We went to Bacolod satellite office last January 6, 2014 to do the report but we were surprised to find it jam-packed with foreigners, some were there together with their spouses while some were on their own. I say that it was surprising because normally, when we do the annual check in, we would only find two, sometimes three, people. This year however, besides the flock of people gathering outside the office, the inside contained a long line of foreigners and the usually empty chairs were filled with people who have already been attended to but were just waiting for something from the staff. Because I am not used to being around a huge crowd, I let Ralph fall in line on his own and decided to wait outside. When the guard saw him in the line, the guard steered him out and pointed to a paper that was posted outside the office wall.

Apparently, there was a change in the way the Annual reporting is done. The paper simply stated that each foreign national should submit an application form (which is weird because what’s the point of the application form when Ralph is already a permanent resident. What is the form applying him for?) After reading, I asked the guard where we can get such form but he took Ralph back to the line he fell in. I found it dramatic that they can’t just hand us the form. The guard said that after the staff gives Ralph the form, the staff will be providing him with instructions.

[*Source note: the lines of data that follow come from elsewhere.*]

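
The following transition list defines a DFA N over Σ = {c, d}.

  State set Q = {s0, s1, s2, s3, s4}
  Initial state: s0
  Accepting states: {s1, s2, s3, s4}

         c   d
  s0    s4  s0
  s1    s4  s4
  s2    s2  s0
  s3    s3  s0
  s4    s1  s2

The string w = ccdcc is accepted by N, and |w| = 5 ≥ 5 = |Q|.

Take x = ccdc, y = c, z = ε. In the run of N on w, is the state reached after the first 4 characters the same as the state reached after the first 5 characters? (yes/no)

State sequence: s0 -c-> s4 -c-> s1 -d-> s4 -c-> s1 -c-> s4

After x (step 4): s1. After xy (step 5): s4.
They differ (s1 ≠ s4), so y is not a cycle from the state after x; this split is not the one the pumping-lemma construction produces, and pumping y need not keep the string in L(N).

no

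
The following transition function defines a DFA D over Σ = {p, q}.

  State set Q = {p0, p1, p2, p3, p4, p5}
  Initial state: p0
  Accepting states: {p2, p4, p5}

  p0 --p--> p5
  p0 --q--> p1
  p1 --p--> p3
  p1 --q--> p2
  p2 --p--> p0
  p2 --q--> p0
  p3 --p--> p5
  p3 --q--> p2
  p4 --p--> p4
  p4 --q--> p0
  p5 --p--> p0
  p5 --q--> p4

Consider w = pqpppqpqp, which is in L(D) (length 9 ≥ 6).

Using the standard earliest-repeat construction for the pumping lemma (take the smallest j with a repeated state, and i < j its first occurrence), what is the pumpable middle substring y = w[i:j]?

p

State sequence: p0 -p-> p5 -q-> p4 -p-> p4 -p-> p4 -p-> p4 -q-> p0 -p-> p5 -q-> p4 -p-> p4
First repeat at step 3: p4 was already visited.

So i = 2, j = 3, giving x = w[0:2] = pq, y = w[2:3] = p, z = w[3:9] = ppqpqp.
Check: |xy| = 3 ≤ 6 and |y| = 1 ≥ 1. Reading y takes D from p4 back to p4, so every xyⁱz is accepted.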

The instructions, which I later knew about, were simply informing him that Ralph needs to submit the form to the office which is authorized to receive it; one that has an I-Card reader because apparently, Bacolod satellite office doesn’t. The nearest branch that they suggested  is in Iloilo. It is another province which we can only get to by ferry. Naturally, as if we have a choice, we went to Iloilo a week after. The whole travel was horrible because of the huge wave that rocks the ferry so hard we kept thinking the ferry was going to capsize.

Needless to say, we survived the whole travel dilemma. When we got to Iloilo Bureau of Immigration which was just walking distance from the port, there weren’t a lot of people, something that was a relief for me. I already procured all the important documents that Ralph needed for the Annual report back home. I didn’t let him do anything except sign it. I also made sure he had enough 2×2 pictures with white background in case the staff would ask for an extra. That is why I couldn’t help but get annoyed when I found a couple of foreigners there who seemed to be at a loss for what to do when they were asked for the picture, the notary etc. Most of them were senior citizens already and Ralph was the youngest (my husband is only turning 37 this March, 2014). Their wives were just sitting pretty in the chair texting, twirling their hair and what not. I’m like, come on! This is the simplest thing you can help your spouse with and you’re letting him do all the paper work? Be useful at least!

To those who just recently married a foreign national who wants to stay in the Philippines for good, make sure you check the Bureau of Immigration’s website for any changes regarding the process of annual reporting. Make sure you update your husband’s photos needed for any paperworks because the bureau only wants photos taken within the past 15 days.